Ce désastre avait affecté l’entreprise de Teisserenc et bouleversé l’équilibre économique de la ville.
Alors que l’année 2024 touche à sa fin, il est encore temps de commémorer un événement dramatique qui a fortement marqué l’histoire de Lodève. Il s’agit d’une ancienne entreprise emblématique de la ville, la société Teisserenc. Comme beaucoup d’autres enseignes aux alentours, elle s’est spécialisée dans le textile, secteur industriel incontournable du Lodévois. Tout au long du XIXème siècle, Teisserenc avait développé son activité, notamment en construisant une grande usine en 1840, sur la rive droite de la Lergue, à côté du pont du même nom et de l’avenue Montalangue.
Maisons détruites
Mais dans la nuit du 29 au 30 avril 1899, les Lodévois sont soudainement réveillés de leur sommeil : un incendie ravage les locaux de Teisserenc ! La presse régionale a largement relayé le drame en relatant les événements, comme dans La foudre vous êtes le 1er mai 1899 : « C’est vers minuit que l’alarme a été donnée et immédiatement les secours ont été organisés. […] Mais face à l’intensité de ce vaste incendie, nous avons vite reconnu l’impossibilité de sauver l’atelier. Tous les efforts ont été concentrés sur la préservation des nombreuses maisons voisines.
Au fur et à mesure que la nuit avance, la situation empire, comme le décrit en détail le journaliste : « Vers 3h30 du matin, l’immense mur de l’usine longeant le boulevard de la gare s’effondre en partie et écrase les trois ou quatre maisons voisines formant l’angle de la rue des Côtes. Un cri terrible s’est élevé dans la foule, chacun se demandant s’il y avait des victimes sous les décombres.
Des centaines de salariés au chômage
Ce n’est qu’au petit matin que l’incendie a été maîtrisé par les secours, aidés par l’apparition bienvenue de la pluie. Si tout le monde se réjouit de n’avoir aucune victime humaine, le bilan matériel est très lourd : l’usine de Teisserenc est réduite en cendres, tout comme plusieurs maisons voisines. Ceux-ci ne sont pas couverts par une assurance, et une souscription publique est immédiatement lancée. L’autre inquiétude concerne les centaines de salariés de l’entreprise : à l’heure où l’assurance chômage est quasi inexistante, c’est tout l’équilibre économique d’une ville qui menace d’être impacté.

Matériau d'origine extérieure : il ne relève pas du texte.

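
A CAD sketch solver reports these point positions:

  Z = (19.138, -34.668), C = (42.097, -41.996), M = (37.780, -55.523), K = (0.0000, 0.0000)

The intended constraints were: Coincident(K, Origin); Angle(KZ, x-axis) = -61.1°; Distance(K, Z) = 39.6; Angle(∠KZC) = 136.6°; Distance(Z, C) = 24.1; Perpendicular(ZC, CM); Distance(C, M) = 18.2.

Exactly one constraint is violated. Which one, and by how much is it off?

Distance(C, M) = 18.2 — off by 4.00.

K = (0.00, 0.00) ✓; KZ at -61.10° ✓; |KZ| = 39.60 ✓; ∠KZC = 136.6° ✓; |ZC| = 24.10 ✓; ∠(ZC, CM) = 90.00° ✓; |CM| = 14.20 ✗.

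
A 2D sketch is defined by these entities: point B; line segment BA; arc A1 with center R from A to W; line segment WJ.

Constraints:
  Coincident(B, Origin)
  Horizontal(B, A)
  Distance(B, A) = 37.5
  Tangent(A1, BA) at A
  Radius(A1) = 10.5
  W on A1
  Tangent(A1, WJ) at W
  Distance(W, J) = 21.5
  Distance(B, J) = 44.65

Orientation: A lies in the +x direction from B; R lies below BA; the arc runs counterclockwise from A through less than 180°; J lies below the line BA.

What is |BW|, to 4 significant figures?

29.57

B is at the origin; BA is horizontal with |BA| = 37.5 and A on the +x side, so A = (37.50, 0.000). The tangent condition forces RA to be normal to BA, so R = A + (0, -10.5) = (37.50, -10.50). Since RW ⟂ WJ (tangency), |RJ| = √(10.5² + 21.5²) = 23.93 regardless of where W sits on A1. So J lies on both circle(B, 44.65) and circle(R, 23.93); the below-BA intersection is J = (29.88, -33.18). W is the foot of the tangent from J: W = (27.09, -11.86).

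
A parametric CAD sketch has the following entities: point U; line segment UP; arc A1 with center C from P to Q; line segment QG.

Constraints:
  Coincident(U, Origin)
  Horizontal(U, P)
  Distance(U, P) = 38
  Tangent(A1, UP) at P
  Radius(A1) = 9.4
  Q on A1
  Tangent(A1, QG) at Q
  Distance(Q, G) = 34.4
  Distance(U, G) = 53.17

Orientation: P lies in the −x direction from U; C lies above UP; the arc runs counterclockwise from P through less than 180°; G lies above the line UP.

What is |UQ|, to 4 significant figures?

30.21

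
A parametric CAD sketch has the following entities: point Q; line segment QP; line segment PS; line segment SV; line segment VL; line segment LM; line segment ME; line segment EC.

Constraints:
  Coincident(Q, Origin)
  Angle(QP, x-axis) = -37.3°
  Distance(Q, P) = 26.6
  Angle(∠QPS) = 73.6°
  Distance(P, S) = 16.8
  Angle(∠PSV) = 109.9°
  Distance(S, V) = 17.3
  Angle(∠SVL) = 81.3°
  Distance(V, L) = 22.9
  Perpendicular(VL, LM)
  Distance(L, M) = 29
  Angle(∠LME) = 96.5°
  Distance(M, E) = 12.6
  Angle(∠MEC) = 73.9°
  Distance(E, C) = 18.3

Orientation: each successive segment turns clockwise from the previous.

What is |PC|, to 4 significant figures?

9.787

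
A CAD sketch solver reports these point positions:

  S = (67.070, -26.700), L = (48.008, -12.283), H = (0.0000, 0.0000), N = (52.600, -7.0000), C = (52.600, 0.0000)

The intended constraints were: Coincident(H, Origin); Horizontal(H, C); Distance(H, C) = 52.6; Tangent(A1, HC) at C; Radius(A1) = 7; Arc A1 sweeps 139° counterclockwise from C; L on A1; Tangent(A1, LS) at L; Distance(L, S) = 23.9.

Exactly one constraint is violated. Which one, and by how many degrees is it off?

Tangent(A1, LS) at L — off by 3.90°.

H = (0.00, 0.00) ✓; H.y = 0.00, C.y = 0.00 ✓; |HC| = 52.60 ✓; ∠(NC, CH) = 90.00° ✓; |NC| = 7.000 ✓; bearing(N→L) − bearing(N→C) = 139.0° ✓; |NL| = 7.000 ✓; ∠(NL, LS) = 86.10° ✗; |LS| = 23.90 ✓.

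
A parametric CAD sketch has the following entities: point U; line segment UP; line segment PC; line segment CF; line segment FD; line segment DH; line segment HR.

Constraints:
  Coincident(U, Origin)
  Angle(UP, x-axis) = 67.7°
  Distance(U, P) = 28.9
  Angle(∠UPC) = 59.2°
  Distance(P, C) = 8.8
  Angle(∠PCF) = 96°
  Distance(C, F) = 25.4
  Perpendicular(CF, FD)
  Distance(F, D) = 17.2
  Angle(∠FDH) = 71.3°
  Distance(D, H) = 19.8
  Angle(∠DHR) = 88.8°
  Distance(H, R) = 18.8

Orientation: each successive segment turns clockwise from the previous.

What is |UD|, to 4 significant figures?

20.57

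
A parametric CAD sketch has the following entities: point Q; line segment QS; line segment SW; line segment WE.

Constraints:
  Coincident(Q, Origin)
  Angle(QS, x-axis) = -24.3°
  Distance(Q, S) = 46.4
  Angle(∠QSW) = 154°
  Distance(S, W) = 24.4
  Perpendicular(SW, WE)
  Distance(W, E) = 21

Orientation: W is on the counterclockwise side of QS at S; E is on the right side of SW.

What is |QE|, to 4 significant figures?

77.97

Q is at the origin; QS runs at -24.3° with length 46.4, so S = 46.4·(cos -24.3°, sin -24.3°) = (42.29, -19.09). ∠QSW = 154.0°, so SW runs at -24.3° + (180° − 154.0°) = 1.700° from the x-axis; with |SW| = 24.4, W = S + 24.4·(cos 1.700°, sin 1.700°) = (66.68, -18.37). SW is perpendicular to WE; with |WE| = 21.0 on the right of SW, E = W + 21.0·(0.02967, -0.9996) = (67.30, -39.36). Then |QE| = |E − Q| = 77.97.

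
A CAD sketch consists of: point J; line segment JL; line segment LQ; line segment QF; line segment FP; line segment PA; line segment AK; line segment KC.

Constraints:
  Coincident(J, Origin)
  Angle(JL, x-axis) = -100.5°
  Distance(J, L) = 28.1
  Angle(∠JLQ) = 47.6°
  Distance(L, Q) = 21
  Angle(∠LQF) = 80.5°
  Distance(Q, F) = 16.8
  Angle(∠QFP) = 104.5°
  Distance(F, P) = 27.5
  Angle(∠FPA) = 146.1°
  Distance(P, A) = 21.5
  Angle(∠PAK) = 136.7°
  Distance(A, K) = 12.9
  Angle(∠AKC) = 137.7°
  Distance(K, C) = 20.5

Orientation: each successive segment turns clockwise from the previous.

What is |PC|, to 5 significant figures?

43.720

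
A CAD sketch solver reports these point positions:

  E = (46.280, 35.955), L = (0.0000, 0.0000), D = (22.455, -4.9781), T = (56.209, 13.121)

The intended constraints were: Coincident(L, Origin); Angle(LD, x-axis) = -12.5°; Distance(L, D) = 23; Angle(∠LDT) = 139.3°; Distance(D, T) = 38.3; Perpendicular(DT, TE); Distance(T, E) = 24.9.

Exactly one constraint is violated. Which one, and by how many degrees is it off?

Perpendicular(DT, TE) — off by 4.70°.

L = (0.00, 0.00) ✓; LD at -12.50° ✓; |LD| = 23.00 ✓; ∠LDT = 139.3° ✓; |DT| = 38.30 ✓; ∠(DT, TE) = 85.30° ✗; |TE| = 24.90 ✓.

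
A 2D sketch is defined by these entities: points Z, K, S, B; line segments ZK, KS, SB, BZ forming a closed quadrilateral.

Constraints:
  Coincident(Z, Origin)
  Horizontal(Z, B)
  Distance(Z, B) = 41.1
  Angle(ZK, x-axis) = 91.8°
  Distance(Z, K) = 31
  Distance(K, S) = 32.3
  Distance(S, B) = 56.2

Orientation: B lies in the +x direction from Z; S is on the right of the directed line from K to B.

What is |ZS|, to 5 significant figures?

15.189

Checks: |KS| = 32.30 ✓; |SB| = 56.20 ✓.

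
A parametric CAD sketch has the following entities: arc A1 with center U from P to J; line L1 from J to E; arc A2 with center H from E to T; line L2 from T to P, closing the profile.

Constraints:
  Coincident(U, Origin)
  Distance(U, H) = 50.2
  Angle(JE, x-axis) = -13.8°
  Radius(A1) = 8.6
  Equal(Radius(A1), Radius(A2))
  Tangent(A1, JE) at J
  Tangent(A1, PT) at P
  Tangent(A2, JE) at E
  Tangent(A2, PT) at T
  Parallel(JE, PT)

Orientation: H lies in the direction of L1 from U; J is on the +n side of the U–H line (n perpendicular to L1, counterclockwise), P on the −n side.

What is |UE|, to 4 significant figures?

50.93

The slot axis is L1's direction at -13.8°, so u = (cos -13.8°, sin -13.8°) = (0.9711, -0.2385) and n = (−sin -13.8°, cos -13.8°) = (0.2385, 0.9711). U is at the origin and H lies 50.2 along u from U, so H = 50.2·u = (48.75, -11.97). Tangency of A1 to both parallel lines with radius 8.6 puts J and P at U ± 8.6·n: J = (2.051, 8.352), P = (-2.051, -8.352). Equal radii place E and T the same way about H: E = H + 8.6·n = (50.80, -3.623), T = H − 8.6·n = (46.70, -20.33). Then |UE| = |E − U| = 50.93.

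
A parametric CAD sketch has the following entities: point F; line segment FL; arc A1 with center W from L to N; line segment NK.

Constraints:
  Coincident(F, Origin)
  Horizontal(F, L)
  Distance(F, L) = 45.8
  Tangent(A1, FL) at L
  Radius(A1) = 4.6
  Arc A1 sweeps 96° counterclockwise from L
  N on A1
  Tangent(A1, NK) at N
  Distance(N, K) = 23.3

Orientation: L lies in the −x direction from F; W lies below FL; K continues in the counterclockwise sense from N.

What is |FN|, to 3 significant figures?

50.6

F is at the origin; FL is horizontal with |FL| = 45.8 and L on the −x side, so L = (-45.8, 0.00). Since A1 is tangent to FL there, WL ⟂ FL, so W = L + (0, -4.6) = (-45.8, -4.60). On A1, L sits at bearing 90° from W; a 96° counterclockwise sweep puts N at bearing 186°, so N = W + 4.6·(cos 186°, sin 186°) = (-50.4, -5.08). Then |FN| = |N − F| = 50.6.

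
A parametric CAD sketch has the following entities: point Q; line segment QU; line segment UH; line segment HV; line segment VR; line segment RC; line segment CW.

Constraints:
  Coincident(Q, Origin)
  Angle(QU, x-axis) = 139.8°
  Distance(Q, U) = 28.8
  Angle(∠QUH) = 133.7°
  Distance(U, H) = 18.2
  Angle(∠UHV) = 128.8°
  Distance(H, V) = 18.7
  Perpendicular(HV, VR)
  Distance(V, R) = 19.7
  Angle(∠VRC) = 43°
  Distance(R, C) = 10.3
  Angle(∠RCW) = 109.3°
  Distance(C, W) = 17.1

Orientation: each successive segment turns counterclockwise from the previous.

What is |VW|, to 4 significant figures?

3.114

∠VRC = 43.0° gives RC at 104.3° from the x-axis; with |RC| = 10.3, C = (-36.16, 0.2571). ∠RCW = 109.3° gives CW at 175.0° from the x-axis; with |CW| = 17.1, W = (-53.20, 1.747). Then |VW| = |W − V| = 3.114.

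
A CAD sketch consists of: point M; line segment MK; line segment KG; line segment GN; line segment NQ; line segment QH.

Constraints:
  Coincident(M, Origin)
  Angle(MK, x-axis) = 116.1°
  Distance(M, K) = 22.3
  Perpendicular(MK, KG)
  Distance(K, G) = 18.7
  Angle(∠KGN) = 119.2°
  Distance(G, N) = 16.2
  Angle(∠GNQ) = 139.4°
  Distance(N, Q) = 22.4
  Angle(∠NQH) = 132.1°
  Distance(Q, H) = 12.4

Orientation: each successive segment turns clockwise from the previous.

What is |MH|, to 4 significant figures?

23.19

M is at the origin; MK runs at 116.1° with length 22.3, so K = (-9.811, 20.03). The perpendicularity gives KG at right angles to MK, so KG runs at 26.10°; with |KG| = 18.7, G = (6.982, 28.25). ∠KGN = 119.2° gives GN at -34.70° from the x-axis; with |GN| = 16.2, N = (20.30, 19.03). ∠GNQ = 139.4° gives NQ at -75.30° from the x-axis; with |NQ| = 22.4, Q = (25.99, -2.636). ∠NQH = 132.1° gives QH at -123.2° from the x-axis; with |QH| = 12.4, H = (19.20, -13.01). Then |MH| = |H − M| = 23.19.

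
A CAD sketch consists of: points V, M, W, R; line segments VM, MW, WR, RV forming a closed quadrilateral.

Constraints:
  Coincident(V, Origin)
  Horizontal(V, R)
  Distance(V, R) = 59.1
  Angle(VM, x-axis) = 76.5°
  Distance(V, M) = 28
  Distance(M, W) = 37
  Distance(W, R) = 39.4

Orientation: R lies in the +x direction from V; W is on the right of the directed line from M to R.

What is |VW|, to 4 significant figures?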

Face à l’inquiétude, le leader Paul Teiressenc publie quelques jours plus tard une lettre dans la presse : « Je cesserais d’être digne de la sympathie de mes concitoyens si j’abandonnais l’œuvre commencée en 1641 par Jacques Teiressenc. Ce ne sera pas le cas et je vous déclare que rien ne sera négligé pour abréger un chômage douloureux, que la triste situation industrielle de notre chère ville le rend encore plus douloureux.» La lettre a été lue sous les acclamations lors d’une grande réunion publique organisée pour faire face à la situation.
La ville entière mobilisée pour venir en aide aux sinistrés
Un comité de secours est formé, à la tête duquel se trouvent toutes les autorités civiles ou morales de la ville ; le sous-préfet, le maire, le colonel commandant le 142e régiment d’infanterie et même l’archiprêtre de Saint-Fulcran ! Finalement, l’entreprise Teisserenc parvient à surmonter le désastre, en construisant de nouvelles usines et en continuant à contribuer à la prospérité de Lodève, jusqu’à la fermeture définitive de ses portes dans les années 1960. Pour perpétuer le souvenir de cette aventure industrielle, la famille Teisserenc a également décidé en 2018 de confier l’ensemble de sa documentation aux archives départementales de l’Hérault, afin de permettre aux chercheurs de retracer l’histoire économique du Lodévois.